Outros detalhes dignos de menção: foco de luz sob os retrovisores externos ao destravar o carro, forro de teto solar com vedação completa de raios solares (raro nesse tipo panorâmico), freio de estacionamento com comando elétrico e retenção automática em paradas, luzes internas com sete opções de cores, quatro tomadas USB, tomada de 12 volts no porta-malas e grande espaço para objetos no console central. Entre os pontos melhoráveis, o comando a distância para descer vidros faz o teto solar abrir por inteiro (contraproducente quando o carro está sob Sol intenso), não há faixa degradê no para-brisa e o sistema de áudio só funciona com ignição ligada — não o arranjo típico da marca.

Próxima parte

 

Bem-equipado: controlador de distância à frente, teto solar panorâmico, ajuste elétrico do banco, assistente para estacionar, retenção nas paradas, monitor de pressão e temperatura dos pneus, saídas de ar para o banco traseiro

 

Versões, preços e equipamentos de série

• Territory SEL (R$ 165.900) – Acesso remoto a funções por aplicativo no telefone, ar-condicionado automático, bancos com revestimento sintético, bolsas infláveis laterais dianteiras e de cortina, câmera e sensores na traseira, central de áudio com tela de 10,1 polegadas, conexão sem fio com Apple Car Play e conexão via cabo com Android Auto e Apple Car Play; chave presencial para acesso e partida, computador de bordo, controlador de velocidade, controle eletrônico de estabilidade e tração, faróis de leds, faróis de neblina, monitoramento de pressão e temperatura dos pneus, quatro entradas USB, retrovisor interno fotocrômico, rodas de alumínio de 17 pol com pneus 235/55, teto solar panorâmico elétrico.

• Territory Titanium (R$ 187.900) – Como o SEL mais alerta de colisão com frenagem autônoma de emergência, alerta de mudança de faixa, assistente de estacionamento, banco do motorista com ajuste elétrico, bancos dianteiros com aquecimento e ventilação, bancos revestidos em couro (parcial) na cor bege, câmeras e sensores em 360°, carregamento sem fio para celular, controlador de distância à frente com função para-anda, faróis e limpador de para-brisa automáticos, luz ambiente configurável em sete cores, monitoramento de ponto cego, quadro de instrumentos com tela de 10 pol configurável em três modos, retrovisores com luzes de cortesia e rebatimento elétrico, rodas de alumínio de 18 pol com pneus 235/50, sistema de áudio com 8 alto-falantes.
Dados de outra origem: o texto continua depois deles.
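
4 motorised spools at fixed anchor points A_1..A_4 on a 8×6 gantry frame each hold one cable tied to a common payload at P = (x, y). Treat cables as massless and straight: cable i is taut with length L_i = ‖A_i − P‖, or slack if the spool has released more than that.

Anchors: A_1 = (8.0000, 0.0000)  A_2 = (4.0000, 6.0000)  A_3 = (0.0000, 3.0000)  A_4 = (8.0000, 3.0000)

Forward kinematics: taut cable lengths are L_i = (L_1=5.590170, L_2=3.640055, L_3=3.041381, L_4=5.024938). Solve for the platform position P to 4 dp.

(3.0000, 2.5000)

expand ‖A_i−P‖²=L_i² and subtract eq 1 (c_i ≔ ‖A_i‖²−L_i²)
c_1 = 64.0000+0.0000−31.2500 = 32.7500
eq1−eq2 → [8.0000  -12.0000]·P = -6.0000
eq1−eq3 → [16.0000  -6.0000]·P = 33.0000
eq1−eq4 → [0.0000  -6.0000]·P = -15.0000
2×2 solve → P = (3.0000, 2.5000)
check cable 4: ‖A_4−P‖² = 25.2500 ≈ L_4² = 25.2500 ✓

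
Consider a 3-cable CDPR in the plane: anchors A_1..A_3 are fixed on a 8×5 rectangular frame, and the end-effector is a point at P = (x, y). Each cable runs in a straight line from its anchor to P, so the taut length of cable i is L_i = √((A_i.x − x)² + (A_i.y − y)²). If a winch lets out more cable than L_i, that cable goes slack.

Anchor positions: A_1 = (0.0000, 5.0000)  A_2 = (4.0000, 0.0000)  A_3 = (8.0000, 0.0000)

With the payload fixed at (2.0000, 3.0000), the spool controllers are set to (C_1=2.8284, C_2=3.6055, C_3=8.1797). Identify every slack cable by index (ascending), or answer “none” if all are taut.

i=1: geometric 2.8284 vs commanded 2.8284 ⇒ taut
i=2: geometric 3.6056 vs commanded 3.6055 ⇒ taut
i=3: geometric 6.7082 vs commanded 8.1797 ⇒ slack

3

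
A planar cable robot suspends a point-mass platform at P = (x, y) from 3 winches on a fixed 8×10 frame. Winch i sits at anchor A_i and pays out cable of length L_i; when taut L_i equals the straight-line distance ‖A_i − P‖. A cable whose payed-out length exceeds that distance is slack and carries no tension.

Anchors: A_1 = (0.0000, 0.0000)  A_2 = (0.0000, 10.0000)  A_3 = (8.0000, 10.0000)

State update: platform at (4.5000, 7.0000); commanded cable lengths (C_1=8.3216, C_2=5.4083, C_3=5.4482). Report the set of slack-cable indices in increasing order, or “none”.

i=1: geometric 8.3217 vs commanded 8.3216 ⇒ taut
i=2: geometric 5.4083 vs commanded 5.4083 ⇒ taut
i=3: geometric 4.6098 vs commanded 5.4482 ⇒ slack

3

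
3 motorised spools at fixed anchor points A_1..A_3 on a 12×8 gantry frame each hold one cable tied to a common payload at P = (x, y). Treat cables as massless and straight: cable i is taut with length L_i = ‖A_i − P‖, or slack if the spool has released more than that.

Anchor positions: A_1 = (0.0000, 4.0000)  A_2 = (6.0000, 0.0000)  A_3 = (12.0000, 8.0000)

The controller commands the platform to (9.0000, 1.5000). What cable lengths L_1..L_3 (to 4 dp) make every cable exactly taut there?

L_1: Δ = A_1−P = (-9.0000, 2.5000) → ‖Δ‖ = √87.2500 = 9.3408
L_2: Δ = A_2−P = (-3.0000, -1.5000) → ‖Δ‖ = √11.2500 = 3.3541
L_3: Δ = A_3−P = (3.0000, 6.5000) → ‖Δ‖ = √51.2500 = 7.1589

(9.3408, 3.3541, 7.1589)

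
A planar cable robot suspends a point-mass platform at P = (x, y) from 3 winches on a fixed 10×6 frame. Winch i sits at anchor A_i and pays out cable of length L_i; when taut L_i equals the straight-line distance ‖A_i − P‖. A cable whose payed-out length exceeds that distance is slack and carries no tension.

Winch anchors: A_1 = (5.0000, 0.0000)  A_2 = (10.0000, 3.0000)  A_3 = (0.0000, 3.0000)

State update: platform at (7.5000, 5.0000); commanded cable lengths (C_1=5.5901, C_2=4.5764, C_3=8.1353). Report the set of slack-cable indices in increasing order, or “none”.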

• Garantia – Três anos sem limite de quilometragem.

Próxima parte

 

Revestimento em couro creme vem de série no Territory Titanium, que esbanja espaço para pernas no banco traseiro; porta-malas de 348 litros é ponto negativo

 

Pode-se perguntar se a origem chinesa do Territory transparece em algum lugar que não a etiqueta de fabricação sob o capô. A resposta é não: tudo normal e correto em acionamento e operação, sem arranjos estranhos ou traduções incorretas, e todas as informações das telas em português brasileiro. O SUV demonstra construção e acabamento cuidadosos, incluindo a carroceria com vãos estreitos e bem regulares entre seus painéis — por esse item, talvez fosse bom que todos os Fords viessem da China. E o cofre traz coberturas plásticas para o motor, a bateria e os reservatórios de fluidos, cuidado desconhecido na marca.

 

 

O Territory oferece um interior espaçoso para a cabeça e os ombros de todos os ocupantes e, em especial, para as pernas de quem viaja atrás — cujo assento de forma arredondada, porém, não apoia muito bem as coxas. O encosto traseiro admite duas posições, uma mais reclinada. Decepciona a capacidade de bagagem de 348 litros, típica de hatch médio, sob a qual fica o estepe temporário. Embora o principal rival Compass não ofereça muito mais (411 litros), há no segmento opções generosas como os 686 litros do Tiguan (com cinco lugares em uso) e os 520 litros do 3008.

 

Ciclo Miller e transmissão CVT

O motor do Territory é exclusivo do modelo por aqui: um quatro-cilindros turbo (sem relação com o de três do Fiesta ST europeu) que dispõe de bons elementos como injeção direta, variação do tempo de abertura das válvulas e acionamento dos comandos por meio de corrente. Contudo, tanto pela cilindrada modesta quanto por operar no ciclo Miller para maior eficiência, os índices de potência (150 cv) e torque (22,9 m.kgf) são apenas razoáveis. Também de 1,5 litro, o Honda CR-V obtém 190 cv e o Tiguan alcança 25,5 m.kgf com motor 1,4 turbo.

 

Motor turbo de 150 cv e caixa CVT trazem resposta ágil ao Territory, apesar da 1,6 tonelada, mas em altas rotações o desempenho é apenas adequado

 

Com um peso considerável de 1.632 kg, o novo Ford anuncia desempenho apenas regular, com aceleração de 0 a 100 km/h em 11,8 segundos pelo dado de fábrica. Nosso teste usando estol na saída (pode ser que a fábrica não use esse método) obteve melhor marca, 10,5 s, à frente de Compass Limited e Sportage EX (12,1 s), mas atrás de 3008 (9,4 s) e Tiguan Comfortline (9,9 s). Sem estol nota-se ligeiro retardo até a turbina encher e o carro ganhar ímpeto.

 

No uso urbano a sensação é de agilidade, com bom isolamento de ruídos e vibrações, mas a potência modesta aparece em subida de serra ou ultrapassagem a pleno

 

A transmissão CVT, a primeira em um Ford não híbrido por aqui (apenas o Fusion Hybrid usava uma, mas de concepção diferente), usa conversor de torque para a ligação ao motor, receita para obter agilidade nas saídas. No canal de seleção manual à direita ocorre simulação de oito marchas, com mudanças para cima na faixa 5.000-5.400 rpm ao acelerar a pleno, mas não redução, mesmo que se pise no acelerador até o fim. Em D a operação é típica de CVT: sob aceleração total o giro cresce até 5.400 e estaciona, o que traz o melhor desempenho. O programa Sport, que também afeta acelerador e assistência de direção, não influi nessa definição.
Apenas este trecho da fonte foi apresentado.